Подразделение входило в состав 47 армии под командованием Котова. Сводным курсантским батальоном, который был создан 28 августа и был брошен на Волчьи ворота, командовал капитан Вениамин Ааронович Миндлин. Этот батальон и держал оборону от Горного до Волчьих ворот. 28 августа началось новое наступление немцев. Взвод Сережи Архипова подбил 2 танка, несколько машин. Ночью курсанты влезли в подбитый немецкий танк и обстреляли немцев. Не было подвоза питания, не хватало воды. На нейтралке ранило капитана Миндлина, немцы уже ползли, чтобы захватить его, но Надя Бойко успела вытащить капитана на нашу сторону. Она спасла не его одного, много человек. После войны ей вручили Орден Королевы Англии. Такой орден имеют единицы.

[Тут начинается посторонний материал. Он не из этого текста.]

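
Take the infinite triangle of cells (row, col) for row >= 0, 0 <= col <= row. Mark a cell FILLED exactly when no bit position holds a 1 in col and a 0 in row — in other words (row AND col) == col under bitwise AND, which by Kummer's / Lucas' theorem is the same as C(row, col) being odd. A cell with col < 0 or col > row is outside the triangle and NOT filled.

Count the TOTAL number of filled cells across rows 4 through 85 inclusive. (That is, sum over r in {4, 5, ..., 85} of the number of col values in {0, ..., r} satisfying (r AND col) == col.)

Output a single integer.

r4=100 pc1: +2 =2
r5=101 pc2: +4 =6
r6=110 pc2: +4 =10
r7=111 pc3: +8 =18
r8=1000 pc1: +2 =20
r9=1001 pc2: +4 =24
r10=1010 pc2: +4 =28
r11=1011 pc3: +8 =36
r12=1100 pc2: +4 =40
r13=1101 pc3: +8 =48
r14=1110 pc3: +8 =56
r15=1111 pc4: +16 =72
r16=10000 pc1: +2 =74
r17=10001 pc2: +4 =78
r18=10010 pc2: +4 =82
r19=10011 pc3: +8 =90
r20=10100 pc2: +4 =94
r21=10101 pc3: +8 =102
r22=10110 pc3: +8 =110
r23=10111 pc4: +16 =126
r24=11000 pc2: +4 =130
r25=11001 pc3: +8 =138
r26=11010 pc3: +8 =146
r27=11011 pc4: +16 =162
r28=11100 pc3: +8 =170
r29=11101 pc4: +16 =186
r30=11110 pc4: +16 =202
r31=11111 pc5: +32 =234
r32=100000 pc1: +2 =236
r33=100001 pc2: +4 =240
r34=100010 pc2: +4 =244
r35=100011 pc3: +8 =252
r36=100100 pc2: +4 =256
r37=100101 pc3: +8 =264
r38=100110 pc3: +8 =272
r39=100111 pc4: +16 =288
r40=101000 pc2: +4 =292
r41=101001 pc3: +8 =300
r42=101010 pc3: +8 =308
r43=101011 pc4: +16 =324
r44=101100 pc3: +8 =332
r45=101101 pc4: +16 =348
r46=101110 pc4: +16 =364
r47=101111 pc5: +32 =396
r48=110000 pc2: +4 =400
r49=110001 pc3: +8 =408
r50=110010 pc3: +8 =416
r51=110011 pc4: +16 =432
r52=110100 pc3: +8 =440
r53=110101 pc4: +16 =456
r54=110110 pc4: +16 =472
r55=110111 pc5: +32 =504
r56=111000 pc3: +8 =512
r57=111001 pc4: +16 =528
r58=111010 pc4: +16 =544
r59=111011 pc5: +32 =576
r60=111100 pc4: +16 =592
r61=111101 pc5: +32 =624
r62=111110 pc5: +32 =656
r63=111111 pc6: +64 =720
r64=1000000 pc1: +2 =722
r65=1000001 pc2: +4 =726
r66=1000010 pc2: +4 =730
r67=1000011 pc3: +8 =738
r68=1000100 pc2: +4 =742
r69=1000101 pc3: +8 =750
r70=1000110 pc3: +8 =758
r71=1000111 pc4: +16 =774
r72=1001000 pc2: +4 =778
r73=1001001 pc3: +8 =786
r74=1001010 pc3: +8 =794
r75=1001011 pc4: +16 =810
r76=1001100 pc3: +8 =818
r77=1001101 pc4: +16 =834
r78=1001110 pc4: +16 =850
r79=1001111 pc5: +32 =882
r80=1010000 pc2: +4 =886
r81=1010001 pc3: +8 =894
r82=1010010 pc3: +8 =902
r83=1010011 pc4: +16 =918
r84=1010100 pc3: +8 =926
r85=1010101 pc4: +16 =942

Answer: 942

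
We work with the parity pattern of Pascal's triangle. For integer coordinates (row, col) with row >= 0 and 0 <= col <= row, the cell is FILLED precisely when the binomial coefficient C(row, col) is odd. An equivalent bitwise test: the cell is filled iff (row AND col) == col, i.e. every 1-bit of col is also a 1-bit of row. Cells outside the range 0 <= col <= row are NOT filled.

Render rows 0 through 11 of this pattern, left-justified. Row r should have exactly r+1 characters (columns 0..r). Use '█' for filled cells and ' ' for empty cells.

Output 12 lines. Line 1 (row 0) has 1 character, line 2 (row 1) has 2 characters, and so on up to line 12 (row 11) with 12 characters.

Answer: █
██
█ █
████
█   █
██  ██
█ █ █ █
████████
█       █
██      ██
█ █     █ █
████    ████

Derivation:
r0=0: █
r1=1: ██
r2=10: █ █
r3=11: ████
r4=100: █   █
r5=101: ██  ██
r6=110: █ █ █ █
r7=111: ████████
r8=1000: █       █
r9=1001: ██      ██
r10=1010: █ █     █ █
r11=1011: ████    ████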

Действовал 227-й Приказ Сталина «Ни шагу назад», по образцу немецких дисциплинарных батальонов. За отступление без приказа расстреливали без суда и следствия. Из 996 человек в батальоне оставались едва 80, а приказа об отступлении все не было. Был такой капитан Зорин. Когда остатки батальона были уже окружены, он пешком ночью ушел в штаб 47-й армии, на 9-й км по Сухумскому шоссе. Ночью с 5 на 6 сентября он вернулся назад через передовые, таким только образом приказ был получен. Боевое знамя выносили через горы на балку Адамовича. Обороняли уже городе цемзаводы «Пролетарий», «Октябрь». 26 сентября передали позиции 318 стрелковой дивизии и были отправлены на формирование в Азербайджан. Но это краткая предистория подразделения.

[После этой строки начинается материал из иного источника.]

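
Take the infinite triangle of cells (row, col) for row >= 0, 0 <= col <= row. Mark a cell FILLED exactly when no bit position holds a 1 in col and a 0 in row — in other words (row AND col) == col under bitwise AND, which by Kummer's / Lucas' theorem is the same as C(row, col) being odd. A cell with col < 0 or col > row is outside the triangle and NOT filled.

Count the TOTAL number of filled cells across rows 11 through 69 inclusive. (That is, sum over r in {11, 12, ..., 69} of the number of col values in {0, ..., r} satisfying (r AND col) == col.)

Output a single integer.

Answer: 722

Derivation:
r11=1011 pc3: +8 =8
r12=1100 pc2: +4 =12
r13=1101 pc3: +8 =20
r14=1110 pc3: +8 =28
r15=1111 pc4: +16 =44
r16=10000 pc1: +2 =46
r17=10001 pc2: +4 =50
r18=10010 pc2: +4 =54
r19=10011 pc3: +8 =62
r20=10100 pc2: +4 =66
r21=10101 pc3: +8 =74
r22=10110 pc3: +8 =82
r23=10111 pc4: +16 =98
r24=11000 pc2: +4 =102
r25=11001 pc3: +8 =110
r26=11010 pc3: +8 =118
r27=11011 pc4: +16 =134
r28=11100 pc3: +8 =142
r29=11101 pc4: +16 =158
r30=11110 pc4: +16 =174
r31=11111 pc5: +32 =206
r32=100000 pc1: +2 =208
r33=100001 pc2: +4 =212
r34=100010 pc2: +4 =216
r35=100011 pc3: +8 =224
r36=100100 pc2: +4 =228
r37=100101 pc3: +8 =236
r38=100110 pc3: +8 =244
r39=100111 pc4: +16 =260
r40=101000 pc2: +4 =264
r41=101001 pc3: +8 =272
r42=101010 pc3: +8 =280
r43=101011 pc4: +16 =296
r44=101100 pc3: +8 =304
r45=101101 pc4: +16 =320
r46=101110 pc4: +16 =336
r47=101111 pc5: +32 =368
r48=110000 pc2: +4 =372
r49=110001 pc3: +8 =380
r50=110010 pc3: +8 =388
r51=110011 pc4: +16 =404
r52=110100 pc3: +8 =412
r53=110101 pc4: +16 =428
r54=110110 pc4: +16 =444
r55=110111 pc5: +32 =476
r56=111000 pc3: +8 =484
r57=111001 pc4: +16 =500
r58=111010 pc4: +16 =516
r59=111011 pc5: +32 =548
r60=111100 pc4: +16 =564
r61=111101 pc5: +32 =596
r62=111110 pc5: +32 =628
r63=111111 pc6: +64 =692
r64=1000000 pc1: +2 =694
r65=1000001 pc2: +4 =698
r66=1000010 pc2: +4 =702
r67=1000011 pc3: +8 =710
r68=1000100 pc2: +4 =714
r69=1000101 pc3: +8 =722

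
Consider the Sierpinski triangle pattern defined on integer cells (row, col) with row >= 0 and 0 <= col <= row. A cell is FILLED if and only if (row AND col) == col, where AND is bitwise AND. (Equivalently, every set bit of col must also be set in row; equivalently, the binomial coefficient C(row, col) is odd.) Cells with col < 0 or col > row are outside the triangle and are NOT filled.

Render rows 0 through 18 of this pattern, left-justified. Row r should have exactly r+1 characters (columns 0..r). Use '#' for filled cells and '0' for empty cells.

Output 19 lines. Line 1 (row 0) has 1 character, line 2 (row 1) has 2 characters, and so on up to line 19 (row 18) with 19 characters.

r0=0: #
r1=1: ##
r2=10: #0#
r3=11: ####
r4=100: #000#
r5=101: ##00##
r6=110: #0#0#0#
r7=111: ########
r8=1000: #0000000#
r9=1001: ##000000##
r10=1010: #0#00000#0#
r11=1011: ####0000####
r12=1100: #000#000#000#
r13=1101: ##00##00##00##
r14=1110: #0#0#0#0#0#0#0#
r15=1111: ################
r16=10000: #000000000000000#
r17=10001: ##00000000000000##
r18=10010: #0#0000000000000#0#

Answer: #
##
#0#
####
#000#
##00##
#0#0#0#
########
#0000000#
##000000##
#0#00000#0#
####0000####
#000#000#000#
##00##00##00##
#0#0#0#0#0#0#0#
################
#000000000000000#
##00000000000000##
#0#0000000000000#0#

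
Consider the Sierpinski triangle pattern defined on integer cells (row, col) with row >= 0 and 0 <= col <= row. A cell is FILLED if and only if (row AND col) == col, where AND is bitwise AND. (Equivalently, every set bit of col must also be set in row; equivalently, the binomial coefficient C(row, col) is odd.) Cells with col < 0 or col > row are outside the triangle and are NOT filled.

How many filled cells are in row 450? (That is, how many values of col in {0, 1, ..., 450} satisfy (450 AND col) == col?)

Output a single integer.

Answer: 16

Derivation:
450 in binary = 111000010
popcount(450) = number of 1-bits in 111000010 = 4
A col c satisfies (450 AND c) == c iff every set bit of c is also set in 450; each of the 4 set bits of 450 can independently be on or off in c.
count = 2^4 = 16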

По выходу из Краснодара курсанты были очень голодны. Вдоль пути – колхозные поля, но нельзя было взять из созревших плодов ничего. Жители поселков складывали съестное в кучки на дороге, мол, это для вас. Еще выручала созревшая дичка. От заката до рассвета были в дороге, а днем с нами проводили занятия. В самом городе мы еще месяц работали как стройбатовцы, после чего нас погрузили в эшелон на Азербайджан. Там охраняли Кухорский перевал, одновременно продолжая учение. Но бригада, еще не сформированная полностью, уже получила приказ выступать. Многие батальоны нас догоняли на марше.
Возвращались сначала вновь в Сухуми эшелонами, и в Туапсе – пешком через перевалы, там посадка на катера, баржи. Налеты авиации врага были частыми, потому высаживались в Геленджике ночью, под проливным дождем. Приказ: пешком на Кабардинку. Но пришлось просто бежать бегом, надо было до рассвета укрыться от налета. Бригада следовала с формирования, вся выданная одежда на себе. Шинели промокли очень быстро и, вместе с оружием, наше обмундирование весило немало.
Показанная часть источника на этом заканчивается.